E os três estadistas lançaram o bombardeio, previsto anteriormente por The Donald, horas antes de os especialistas chegarem a Damasco.

Foi a execução do réu, antes das provas serem apresentadas. Inegavelmente uma criativa reforma do processo penal pelo presidente dos EUA.

Como foi informado, um dos três alvos do bombardeio em Damasco foi o complexo de Barzeh, considerado um dos principais viveiros de armas químicas do regime sírio.

De fato, Barzeh era tudo isso antes de firmado o acordo de destruição das armas químicas e dos programas de fabricá-las, assumido por Assad em 2013.

Logo a seguir, segundo o governo sírio, o complexo fora transformado em um centro de pesquisas científicas.

Coube à OPAQ a função de fiscalizar o acordo para verificar se o regime de Assad estava cumprindo suas obrigações de não mais fabricar ou adquirir armas químicas.

Evidentemente, Barzeh, devido à sua importância reconhecida pelos EUA, foi uma das instalações mais rigorosamente inspecionadas.

Na inspeção de Barzeh, entre 26 de fevereiro e 5 de março de 2017, os especialistas da OPAQ não observaram qualquer atividade inconsistente com as obrigações do acordo, sendo que Damasco permitiu seu acesso aos setores que eles selecionaram.

Em novembro deste ano, foi dada continuidade à inspeção, com os mesmos resultados positivos. Nem cheiro de armas químicas.

Não dá para acreditar que no período de seis meses - de novembro de 2017 a 7 de abril de 2018 - desse tempo para Assad transformar Barzeh de centro de pesquisas científicas em uma fábrica de armas químicas. Ainda mais sabendo que, se o fizesse, em breve, seria fatalmente desmascarado pela inspeção seguinte da OPAQ.
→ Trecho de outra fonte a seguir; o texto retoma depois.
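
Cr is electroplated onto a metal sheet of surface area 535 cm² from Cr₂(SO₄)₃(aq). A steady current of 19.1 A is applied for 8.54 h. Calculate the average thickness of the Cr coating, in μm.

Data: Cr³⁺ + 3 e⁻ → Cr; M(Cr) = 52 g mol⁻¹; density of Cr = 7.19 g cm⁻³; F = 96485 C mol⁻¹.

274 μm

Q = I·t = 19.10 × 30744 = 587200 C; n(e⁻) = 6.086 mol.
n(Cr) = n(e⁻)/3 = 2.029 mol, so m = 2.029 × 52 = 105.5 g.
Volume = m/ρ = 105.5 / 7.19 = 14.67 cm³.
Thickness = V/A = 14.67 / 535 = 0.0274 cm = 274 μm.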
Só mesmo se os sírios fossem de uma habilidade e rapidez espantosa ou se os inspetores da OPAQ de uma incompetência rematada...

Seja como for, fica uma pergunta: se os EUA tinham absoluta certeza dos crimes químicos de Assad, por que não esperar pela inspeção da OPAQ para provar urbi et orbi que estavam certos?
 
Por que fizeram questão de atacar antes disso?

Dá margem a que se acredite que, na melhor das hipóteses, não sabiam se Assad tinha ou não culpa. Na pior das hipóteses, sabiam que não.

Luiz Eça

Começou sua vida profissional como jornalista e redator de propaganda. Escreve sobre política internacional.